Worldwide, international tourist arrivals (overnight visitors) increased by 6% compared to the same six-month period last year, well above the sustained and consistent trend of four percent or higher growth since 2010. This represents the strongest half-year in seven years.

Results are underpinned by robust growth in many destinations and a continuation of the recovery in those that suffered declines in previous years. Of UNWTO regions, growth was strongest in the Middle East (+nine percent), Europe (+eight percent) and Africa (+eight percent), followed by Asia and the Pacific (+six percent) and the Americas (+three percent).

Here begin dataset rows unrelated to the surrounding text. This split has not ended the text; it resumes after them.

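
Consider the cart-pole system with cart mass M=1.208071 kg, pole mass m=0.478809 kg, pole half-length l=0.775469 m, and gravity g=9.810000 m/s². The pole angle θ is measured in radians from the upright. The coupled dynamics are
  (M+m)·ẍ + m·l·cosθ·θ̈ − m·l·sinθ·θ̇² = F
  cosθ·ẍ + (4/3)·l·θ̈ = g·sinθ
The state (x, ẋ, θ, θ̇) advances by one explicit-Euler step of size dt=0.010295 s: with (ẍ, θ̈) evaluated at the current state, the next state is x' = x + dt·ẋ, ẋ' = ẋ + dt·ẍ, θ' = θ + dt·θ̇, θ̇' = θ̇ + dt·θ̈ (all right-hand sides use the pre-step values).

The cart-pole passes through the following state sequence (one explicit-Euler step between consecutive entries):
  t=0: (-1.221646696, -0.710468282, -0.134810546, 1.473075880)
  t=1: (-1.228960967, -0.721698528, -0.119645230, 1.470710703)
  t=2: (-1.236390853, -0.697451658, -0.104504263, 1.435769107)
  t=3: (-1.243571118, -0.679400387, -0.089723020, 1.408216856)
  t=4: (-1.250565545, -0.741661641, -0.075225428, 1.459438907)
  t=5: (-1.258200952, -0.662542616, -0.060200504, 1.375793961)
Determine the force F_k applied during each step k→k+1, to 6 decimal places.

step 0→1:
  ẍ = (ẋ'−ẋ)/dt = (-0.721698528−-0.710468282)/0.010295 = -1.090845
  θ̈ = (θ̇'−θ̇)/dt = (1.470710703−1.473075880)/0.010295 = -0.229740
  sinθ=-0.134403, cosθ=0.990927
  F = (M+m)·ẍ + m·l·cosθ·θ̈ − m·l·sinθ·θ̇² = -1.840124 + -0.084529 − -0.108289 = -1.816364
step 1→2:
  ẍ = (ẋ'−ẋ)/dt = (-0.697451658−-0.721698528)/0.010295 = 2.355208
  θ̈ = (θ̇'−θ̇)/dt = (1.435769107−1.470710703)/0.010295 = -3.394036
  sinθ=-0.119360, cosθ=0.992851
  F = (M+m)·ẍ + m·l·cosθ·θ̈ − m·l·sinθ·θ̇² = 3.972954 + -1.251201 − -0.095861 = 2.817613
step 2→3:
  ẍ = (ẋ'−ẋ)/dt = (-0.679400387−-0.697451658)/0.010295 = 1.753402
  θ̈ = (θ̇'−θ̇)/dt = (1.408216856−1.435769107)/0.010295 = -2.676275
  sinθ=-0.104314, cosθ=0.994544
  F = (M+m)·ẍ + m·l·cosθ·θ̈ − m·l·sinθ·θ̇² = 2.957778 + -0.988284 − -0.079843 = 2.049338
step 3→4:
  ẍ = (ẋ'−ẋ)/dt = (-0.741661641−-0.679400387)/0.010295 = -6.047718
  θ̈ = (θ̇'−θ̇)/dt = (1.459438907−1.408216856)/0.010295 = 4.975430
  sinθ=-0.089603, cosθ=0.995978
  F = (M+m)·ẍ + m·l·cosθ·θ̈ − m·l·sinθ·θ̇² = -10.201774 + 1.839954 − -0.065976 = -8.295844
step 4→5:
  ẍ = (ẋ'−ẋ)/dt = (-0.662542616−-0.741661641)/0.010295 = 7.685189
  θ̈ = (θ̇'−θ̇)/dt = (1.375793961−1.459438907)/0.010295 = -8.124813
  sinθ=-0.075154, cosθ=0.997172
  F = (M+m)·ẍ + m·l·cosθ·θ̈ − m·l·sinθ·θ̇² = 12.963992 + -3.008224 − -0.059437 = 10.015205

F_0 = -1.816364 N
F_1 = 2.817613 N
F_2 = 2.049338 N
F_3 = -8.295844 N
F_4 = 10.015205 N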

The first half of the year usually accounts for about 46 percent of total annual international arrivals, with the second half longer by three days and including the Northern Hemisphere high season months of July and August.      

“The first half of 2017 shows healthy growth in an increasingly dynamic and resilient tourism market, including a strong recovery in some of the destinations impacted by security challenges last year”, said UNWTO Secretary-General Taleb Rifai ahead of the 22nd session of the UNWTO General Assembly, to be held in Chengdu, China on 13-16 September 2017.

Mediterranean destinations reported particularly strong growth in the first half of 2017, as reflected in the results for Southern and Mediterranean Europe (+12 percent), North Africa (+16 percent) and the Middle East (+nine percent). This trend is driven by the continued strength of many destinations in the area, combined with a significant rebound in destinations that suffered decreases in previous years, such as Turkey, Egypt and Tunisia.

Furthermore, international tourist arrivals through June grew eight percent in Northern Europe, six percent in Western Europe and four percent in Central and Eastern Europe. Sub-Saharan Africa recorded four percent more arrivals.

Results are underpinned by robust growth in many destinations and a continuation of the recovery in those that suffered declines in previous years.